Lebanon’s rule of law, highlighting how rights, justice, and accountability are unevenly applied across sectarian lines.

By The Beiruter | December 15, 2025
Reading time: 3 min
Lebanon’s Human Rights in focus

What does the rule of law look like when translated from principle into practice? This question sat at the heart of a dialogue seminar organized by the Ministry of Culture titled “The Rule of Law as a Daily Reality: Between Human Rights, Justice, Freedoms, and Accountability.” Held under the patronage of Minister of Culture Ghassan Salameh, and in the presence of Minister of Justice Adel Nassar, the discussion brought together legal experts, journalists, and human rights advocates to confront the gap between constitutional ideals and everyday realities in Lebanon.

 

Culture as a custodian of rights

Opening the discussion, Minister of Culture Ghassan Salameh positioned the role of his ministry beyond heritage and the arts, framing it instead as a guardian of values.

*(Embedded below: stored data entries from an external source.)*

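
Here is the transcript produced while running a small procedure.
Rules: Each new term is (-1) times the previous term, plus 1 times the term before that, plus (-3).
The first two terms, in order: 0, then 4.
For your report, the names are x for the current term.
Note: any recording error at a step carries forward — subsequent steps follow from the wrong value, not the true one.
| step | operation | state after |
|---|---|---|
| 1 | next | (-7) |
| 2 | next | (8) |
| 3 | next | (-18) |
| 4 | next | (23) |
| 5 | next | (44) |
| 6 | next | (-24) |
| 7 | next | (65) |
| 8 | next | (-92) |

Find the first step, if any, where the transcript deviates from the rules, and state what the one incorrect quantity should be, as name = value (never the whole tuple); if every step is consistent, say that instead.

step 5, x = -44

1. x = -1*(4) + (1)*(0) + (-3) = -7 (in agreement)
2. x = -1*(-7) + (1)*(4) + (-3) = 8 (agrees with the transcript)
3. x = -1*(8) + (1)*(-7) + (-3) = -18 (same as recorded)
4. x = -1*(-18) + (1)*(8) + (-3) = 23 (verified)
5. x = -1*(23) + (1)*(-18) + (-3) = -44 (the transcript disagrees here)
So the first discrepancy is step 5, where the right value is x = -44.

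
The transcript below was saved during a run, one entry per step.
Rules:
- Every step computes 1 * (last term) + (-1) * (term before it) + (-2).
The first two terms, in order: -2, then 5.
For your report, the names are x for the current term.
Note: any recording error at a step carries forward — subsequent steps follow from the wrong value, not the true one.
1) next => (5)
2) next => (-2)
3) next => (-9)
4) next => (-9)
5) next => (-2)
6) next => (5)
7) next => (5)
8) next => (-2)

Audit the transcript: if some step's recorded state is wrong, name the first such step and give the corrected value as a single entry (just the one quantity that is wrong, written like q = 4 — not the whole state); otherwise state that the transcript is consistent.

Recomputing the run from the initial state:
step 1: x = 5
step 2: x = -2
step 3: x = -9
step 4: x = -9
step 5: x = -2
step 6: x = 5
step 7: x = 5
step 8: x = -2
This matches the transcript at every step.

no error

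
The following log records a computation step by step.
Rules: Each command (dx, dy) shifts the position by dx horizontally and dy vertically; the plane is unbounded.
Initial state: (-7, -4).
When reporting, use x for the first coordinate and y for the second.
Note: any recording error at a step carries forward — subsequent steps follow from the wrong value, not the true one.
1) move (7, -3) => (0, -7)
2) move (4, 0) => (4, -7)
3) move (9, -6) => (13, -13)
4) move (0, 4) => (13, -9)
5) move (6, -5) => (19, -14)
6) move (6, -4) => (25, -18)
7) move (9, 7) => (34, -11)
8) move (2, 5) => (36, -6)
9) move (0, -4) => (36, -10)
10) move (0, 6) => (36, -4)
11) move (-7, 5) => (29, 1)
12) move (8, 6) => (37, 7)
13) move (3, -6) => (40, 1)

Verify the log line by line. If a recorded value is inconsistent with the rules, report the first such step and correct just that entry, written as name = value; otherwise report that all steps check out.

Recomputing the run from the initial state:
step 1: x = 0, y = -7
step 2: x = 4, y = -7
step 3: x = 13, y = -13
step 4: x = 13, y = -9
step 5: x = 19, y = -14
step 6: x = 25, y = -18
step 7: x = 34, y = -11
step 8: x = 36, y = -6
step 9: x = 36, y = -10
step 10: x = 36, y = -4
step 11: x = 29, y = 1
step 12: x = 37, y = 7
step 13: x = 40, y = 1
This matches the log at every step.

no error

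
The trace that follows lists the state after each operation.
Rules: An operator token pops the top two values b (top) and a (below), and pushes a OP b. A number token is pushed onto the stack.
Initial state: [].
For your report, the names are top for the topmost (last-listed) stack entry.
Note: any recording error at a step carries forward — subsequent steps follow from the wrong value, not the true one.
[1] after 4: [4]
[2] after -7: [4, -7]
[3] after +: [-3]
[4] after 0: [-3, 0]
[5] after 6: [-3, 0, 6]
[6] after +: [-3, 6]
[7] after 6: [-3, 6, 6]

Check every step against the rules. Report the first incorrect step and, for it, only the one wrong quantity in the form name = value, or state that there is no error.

no error

Step 1: push 4: top = 4 — agrees with the trace.
Step 2: push -7: top = -7 — verified.
Step 3: 4 + -7 = -3 — agrees with the trace.
Step 4: push 0: top = 0 — checks out.
Step 5: push 6: top = 6 — agrees with the trace.
Step 6: 0 + 6 = 6 — exactly as logged.
Step 7: push 6: top = 6 — in agreement.
All entries verified; no error found.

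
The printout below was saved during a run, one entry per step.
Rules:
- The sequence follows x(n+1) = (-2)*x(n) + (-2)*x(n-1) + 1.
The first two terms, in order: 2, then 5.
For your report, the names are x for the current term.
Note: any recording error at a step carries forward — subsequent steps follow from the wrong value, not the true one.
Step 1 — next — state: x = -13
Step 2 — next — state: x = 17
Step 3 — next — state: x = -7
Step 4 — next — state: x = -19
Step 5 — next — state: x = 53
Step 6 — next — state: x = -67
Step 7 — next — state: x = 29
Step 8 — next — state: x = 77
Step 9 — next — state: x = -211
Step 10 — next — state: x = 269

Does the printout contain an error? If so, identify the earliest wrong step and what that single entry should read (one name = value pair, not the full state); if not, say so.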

“This ministry's responsibilities also include spreading the ideas upon which human rights are based,” Salameh said, stressing the importance of engaging critically with the concept itself.
“And to also contribute, in an objective and effective manner, to reconsidering that concept so that it may become established in minds and absorb some of the criticisms directed at it over the past decades.”

His remarks underscored a central tension: human rights in Lebanon are often invoked rhetorically, yet rarely internalized structurally, neither within institutions nor within society at large.

 

Justice, pluralism, and the state’s fragile continuity

Minister of Justice Adel Nassar took a broader political and historical approach, arguing that Lebanon’s pluralistic fabric, often blamed for institutional paralysis, has also acted as a safeguard.

“Pluralism in Lebanon has contributed to creating an impenetrable barrier against totalitarian ideologies of all kinds,” Nassar said. “For despite the challenges and tremors, our republic has remained standing since independence until today.”

Yet the question remains whether survival alone is enough. As speakers later highlighted, resilience without reform risks normalizing dysfunction, especially when justice systems operate unevenly across communities.

 

One country, multiple legal realities

Nowhere was this fragmentation more evident than in the intervention of Attorney Leila Awada, co-founder of KAFA and head of its Domestic Violence Unit. Her contribution shifted the conversation from abstract principles to stark numbers.

“We at KAFA, in the year 2024, received 1,012 new women,” Awada said. “The five women present on the panel, each one has rights different from the other. Depending on her sect, depending on which court she stands before.”

The issue extends beyond women to children and families at large. “Our children's rights are different,” she added.

Awada highlighted the deadly consequences of this legal fragmentation: “In 2025, we have had 12 women killed. To this day, all sects do not recognize violence as a cause for divorce.” Her words laid bare a system where the right to safety is conditional, and where accountability stops at the doors of sectarian courts.

 

Between law and life

Throughout the discussion, a recurring theme emerged: Lebanon does not suffer from a lack of laws, but from a lack of equal application. Human rights exist on paper, justice exists in theory, and freedoms exist selectively, often filtered through sect, status, and power.

The seminar did not offer easy solutions. But it did something arguably more important: it named the contradictions, exposed the fractures, and insisted that the rule of law cannot remain a slogan. Because in Lebanon, the rule of law is a daily reality, or a daily absence, lived differently by each citizen.